Re: man/man7/pathname.7: Correct handling of pathnames

Jason Yundt <jason@jasonyundt.email> · Mon, 27 Jan 2025 18:07:30 -0500

On Mon, Jan 27, 2025 at 06:37:40PM +0100, Alejandro Colomar wrote:
> [CC += наб]
> 
> Hi Jason,
> 
> On Mon, Jan 27, 2025 at 12:14:43PM -0500, Jason Yundt wrote:
> > On Mon, Jan 27, 2025 at 04:53:10PM +0100, Alejandro Colomar wrote:
> > > Right.  But then, when do you need to do encoding?
> > 
> > Personally, my preference is that programs use the locale’s codeset
> > because I can override the locale codeset in the rare event that UTF-8
> > isn’t the correct option.  In my previous example, I was able to set the
> > LANG environment variable to jp_JP.SJIS so that I could run that old
> > software in an environment where pathnames were encoded in Shift-JIS.
> > If everything just always assumed a particular character encoding for
> > pathnames, then I wouldn’t have been able to do that.
> 
> But if the program handles arbitrary strings, just like the kernel does,
> that would work too.
> 
> > > > > -  Accept anything, but reject control characters.
> > > > > -  Accept anything, just like the kernel.
> > > > 
> > > > These last two also aren’t quite complete recommendations.  If a GUI
> > > > program wants to display a pathname on the screen, then what character
> > > > encoding should it use when decoding the bytes?
> > > 
> > > Just print them as they got in.  No decoding.  Send the raw bytes to
> > > write(2) or printf(3) or whatever.
> > 
> > I don’t think that printing is a good way for GUI applications to
> > display text.  I don’t normally run GUI applications in a terminal, so
> > I’m not normally able to see a GUI application’s stdout or stderr.  Most
> > of the GUI applications that I use display pathnames as part of a larger
> > window.  In order to do that, the GUI application needs to know which
> > characters the bytes in the pathname represent so that the GUI
> > application can draw those characters on the screen.
> 
> I would do in a GUI exactly the same as what command-line programs do:
> pass the raw string to whatever API prints them.  If the string makes
> sense in the current locale, it will be shown nicely.  If it doesn't
> make sense, it will display weird characters, but that's not a terrible
> issue.  Just run again with the appropriate locale.

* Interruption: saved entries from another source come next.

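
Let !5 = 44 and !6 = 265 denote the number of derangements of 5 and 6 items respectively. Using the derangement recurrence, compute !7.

!7 = (7-1)·(!6 + !5) = 6·(265 + 44) = 6·309 = 1854.

1854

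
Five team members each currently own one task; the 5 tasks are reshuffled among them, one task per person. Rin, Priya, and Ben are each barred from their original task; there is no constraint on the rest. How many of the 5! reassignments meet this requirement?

Let A_j be the event that the j-th constrained one is fixed. By inclusion-exclusion over the 3 events:
Σ_{j=0}^{3} (-1)^j C(3,j)(5-j)!
= C(3,0)·5! - C(3,1)·4! + C(3,2)·3! - C(3,3)·2!
= 120 - 72 + 18 - 2
= 64

64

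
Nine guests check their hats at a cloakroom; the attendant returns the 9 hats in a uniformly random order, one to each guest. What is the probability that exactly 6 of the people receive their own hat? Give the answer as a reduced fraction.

1/2160

Favorable outcomes: C(9,6)·!3 = 84·2 = 168.
Total outcomes: 9! = 362880.
Probability = 168/362880 = 1/2160.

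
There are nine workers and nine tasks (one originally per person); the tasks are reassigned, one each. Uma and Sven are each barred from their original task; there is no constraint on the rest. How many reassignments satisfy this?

287280

Let A_j be the event that the j-th constrained one is fixed. By inclusion-exclusion over the 2 events:
Σ_{j=0}^{2} (-1)^j C(2,j)(9-j)!
= C(2,0)·9! - C(2,1)·8! + C(2,2)·7!
= 362880 - 80640 + 5040
= 287280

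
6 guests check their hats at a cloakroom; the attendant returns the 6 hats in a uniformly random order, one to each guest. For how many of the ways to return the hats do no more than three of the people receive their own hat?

704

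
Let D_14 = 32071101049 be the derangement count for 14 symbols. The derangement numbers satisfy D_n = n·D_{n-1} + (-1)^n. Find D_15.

D_15 = 15·32071101049 - 1 = 481066515734.

481066515734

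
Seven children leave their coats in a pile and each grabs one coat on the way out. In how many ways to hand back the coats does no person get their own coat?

!7 = 7! · Σ_{k=0}^{7} (-1)^k/k!
= 7! - 7!/1! + 7!/2! - 7!/3! + 7!/4! - 7!/5! + 7!/6! - 7!/7!
= 5040 - 5040 + 2520 - 840 + 210 - 42 + 7 - 1
= 1854

1854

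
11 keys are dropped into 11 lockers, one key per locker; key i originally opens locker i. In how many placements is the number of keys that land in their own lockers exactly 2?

7342280

Pick the 2 fixed positions: C(11,2) = 55 ways.
The remaining 9 must be deranged: !9 = 133496.
Total: 55 × 133496 = 7342280.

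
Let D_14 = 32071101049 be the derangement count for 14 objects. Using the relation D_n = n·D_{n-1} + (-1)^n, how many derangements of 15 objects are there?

D_15 = 15·32071101049 - 1 = 481066515734.

481066515734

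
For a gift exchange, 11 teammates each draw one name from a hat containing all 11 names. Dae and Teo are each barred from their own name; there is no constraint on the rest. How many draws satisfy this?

Inclusion-exclusion on the 2 forbidden self-matches:
Σ_{j=0}^{2} (-1)^j C(2,j)(11-j)!
= C(2,0)·11! - C(2,1)·10! + C(2,2)·9!
= 39916800 - 7257600 + 362880
= 33022080

33022080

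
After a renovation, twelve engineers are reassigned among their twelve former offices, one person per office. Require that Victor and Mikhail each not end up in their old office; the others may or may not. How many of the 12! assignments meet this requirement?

402796800

Inclusion-exclusion on the 2 forbidden self-matches:
Σ_{j=0}^{2} (-1)^j C(2,j)(12-j)!
= C(2,0)·12! - C(2,1)·11! + C(2,2)·10!
= 479001600 - 79833600 + 3628800
= 402796800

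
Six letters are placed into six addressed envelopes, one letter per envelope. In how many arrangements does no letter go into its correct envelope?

265

The subfactorial !6 = [6!/e] (nearest integer).
6! = 720, and 720/e ≈ 264.87, so !6 = 265.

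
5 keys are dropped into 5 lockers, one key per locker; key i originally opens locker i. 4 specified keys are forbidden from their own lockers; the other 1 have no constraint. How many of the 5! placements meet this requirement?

Inclusion-exclusion on the 4 forbidden self-matches:
Σ_{j=0}^{4} (-1)^j C(4,j)(5-j)!
= C(4,0)·5! - C(4,1)·4! + C(4,2)·3! - C(4,3)·2! + C(4,4)·1!
= 120 - 96 + 36 - 8 + 1
= 53

53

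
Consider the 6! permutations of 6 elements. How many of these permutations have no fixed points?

Recurrence: !6 = 6·!5 + (-1)^6.
!6 = 6·44 + 1 = 265

265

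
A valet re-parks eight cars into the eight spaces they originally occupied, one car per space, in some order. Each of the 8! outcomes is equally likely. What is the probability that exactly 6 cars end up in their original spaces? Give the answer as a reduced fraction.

Favorable outcomes: C(8,6)·!2 = 28·1 = 28.
Total outcomes: 8! = 40320.
Probability = 28/40320 = 1/1440.

1/1440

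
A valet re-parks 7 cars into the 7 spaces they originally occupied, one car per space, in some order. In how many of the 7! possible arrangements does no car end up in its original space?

Use !n = (n-1)(!(n-1) + !(n-2)).
!7 = 6·(265 + 44) = 6·309 = 1854

1854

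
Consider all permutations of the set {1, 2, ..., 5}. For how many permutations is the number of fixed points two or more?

# with exactly i fixed is C(5,i)·!(5-i); sum over i=2..5:
  i=2: C(5,2)·!3 = 10·2 = 20
  i=3: C(5,3)·!2 = 10·1 = 10
  i=4: C(5,4)·!1 = 5·0 = 0
  i=5: C(5,5)·!0 = 1·1 = 1
Total = 31.

31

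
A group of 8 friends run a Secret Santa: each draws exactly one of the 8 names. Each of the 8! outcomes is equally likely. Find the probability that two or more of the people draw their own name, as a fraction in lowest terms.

Favorable outcomes: Σ_{i≥2} C(8,i)·!(8-i) = 28·265 + 56·44 + 70·9 + 56·2 + 28·1 + 8·0 + 1·1 = 10655.
Total outcomes: 8! = 40320.
Probability = 10655/40320 = 2131/8064.

2131/8064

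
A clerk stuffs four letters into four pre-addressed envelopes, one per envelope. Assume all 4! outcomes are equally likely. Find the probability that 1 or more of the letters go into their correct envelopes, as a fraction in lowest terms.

Favorable outcomes: Σ_{i≥1} C(4,i)·!(4-i) = 4·2 + 6·1 + 4·0 + 1·1 = 15.
Total outcomes: 4! = 24.
Probability = 15/24 = 5/8.

5/8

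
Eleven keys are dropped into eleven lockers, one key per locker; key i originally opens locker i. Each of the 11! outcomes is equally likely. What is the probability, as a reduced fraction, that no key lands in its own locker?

1468457/3991680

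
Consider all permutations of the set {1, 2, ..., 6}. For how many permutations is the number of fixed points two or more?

Sum C(6,i)·!(6-i) for i = 2..6:
  i=2: C(6,2)·!4 = 15·9 = 135
  i=3: C(6,3)·!3 = 20·2 = 40
  i=4: C(6,4)·!2 = 15·1 = 15
  i=5: C(6,5)·!1 = 6·0 = 0
  i=6: C(6,6)·!0 = 1·1 = 1
Total = 191.

191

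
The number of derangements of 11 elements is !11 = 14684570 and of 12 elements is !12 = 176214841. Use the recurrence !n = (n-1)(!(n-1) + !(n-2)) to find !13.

2290792932

!13 = (13-1)·(!12 + !11) = 12·(176214841 + 14684570) = 12·190899411 = 2290792932.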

OK, but how does that API figure out what characters to display?  What
character encoding should that API use when drawing the characters?  I
think that it’s OK to replace the current recommendation, but
pathname(7) should really explain how such an API would figure out what
characters need to be drawn on the screen.

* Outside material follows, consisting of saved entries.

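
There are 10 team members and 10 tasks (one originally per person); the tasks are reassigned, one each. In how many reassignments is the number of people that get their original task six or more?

Sum C(10,i)·!(10-i) for i = 6..10:
  i=6: C(10,6)·!4 = 210·9 = 1890
  i=7: C(10,7)·!3 = 120·2 = 240
  i=8: C(10,8)·!2 = 45·1 = 45
  i=9: C(10,9)·!1 = 10·0 = 0
  i=10: C(10,10)·!0 = 1·1 = 1
Total = 2176.

2176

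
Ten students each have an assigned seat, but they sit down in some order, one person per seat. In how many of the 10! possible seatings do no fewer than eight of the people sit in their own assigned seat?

46

Sum C(10,i)·!(10-i) for i = 8..10:
  i=8: C(10,8)·!2 = 45·1 = 45
  i=9: C(10,9)·!1 = 10·0 = 0
  i=10: C(10,10)·!0 = 1·1 = 1
Total = 46.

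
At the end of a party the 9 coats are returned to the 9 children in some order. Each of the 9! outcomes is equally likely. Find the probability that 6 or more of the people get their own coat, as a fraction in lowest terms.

41/72576

Favorable outcomes: Σ_{i≥6} C(9,i)·!(9-i) = 84·2 + 36·1 + 9·0 + 1·1 = 205.
Total outcomes: 9! = 362880.
Probability = 205/362880 = 41/72576.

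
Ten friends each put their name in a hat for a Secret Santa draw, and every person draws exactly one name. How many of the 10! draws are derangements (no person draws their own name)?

1334961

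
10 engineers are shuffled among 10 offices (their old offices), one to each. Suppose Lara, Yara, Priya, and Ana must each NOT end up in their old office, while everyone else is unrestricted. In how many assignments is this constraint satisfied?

2399760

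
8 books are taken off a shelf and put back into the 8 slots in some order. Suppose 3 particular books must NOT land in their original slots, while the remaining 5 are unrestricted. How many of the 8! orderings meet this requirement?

Inclusion-exclusion on the 3 forbidden self-matches:
Σ_{j=0}^{3} (-1)^j C(3,j)(8-j)!
= C(3,0)·8! - C(3,1)·7! + C(3,2)·6! - C(3,3)·5!
= 40320 - 15120 + 2160 - 120
= 27240

27240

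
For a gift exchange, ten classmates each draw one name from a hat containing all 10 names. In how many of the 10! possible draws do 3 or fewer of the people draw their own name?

# with exactly i fixed is C(10,i)·!(10-i); sum over i=0..3:
  i=0: C(10,0)·!10 = 1·1334961 = 1334961
  i=1: C(10,1)·!9 = 10·133496 = 1334960
  i=2: C(10,2)·!8 = 45·14833 = 667485
  i=3: C(10,3)·!7 = 120·1854 = 222480
Total = 3559886.

3559886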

> For example, in the git repository of the Linux man-pages project, there
> are commits authored by наб <nabijaczleweli@xxxxxxxxxxxxxxxxxx>.  
> Whenever I see the git-log(1) in one of my systems with the C locale, I
> see weird characters.  I just need to re-run with the C.UTF-8 locale.
> 
> But it handles the bytes correctly, even if they don't make sense to the
> system.  If git(1) failed whenever a string doesn't make sense in the
> current locale, the repo would be corrupted sooner than later.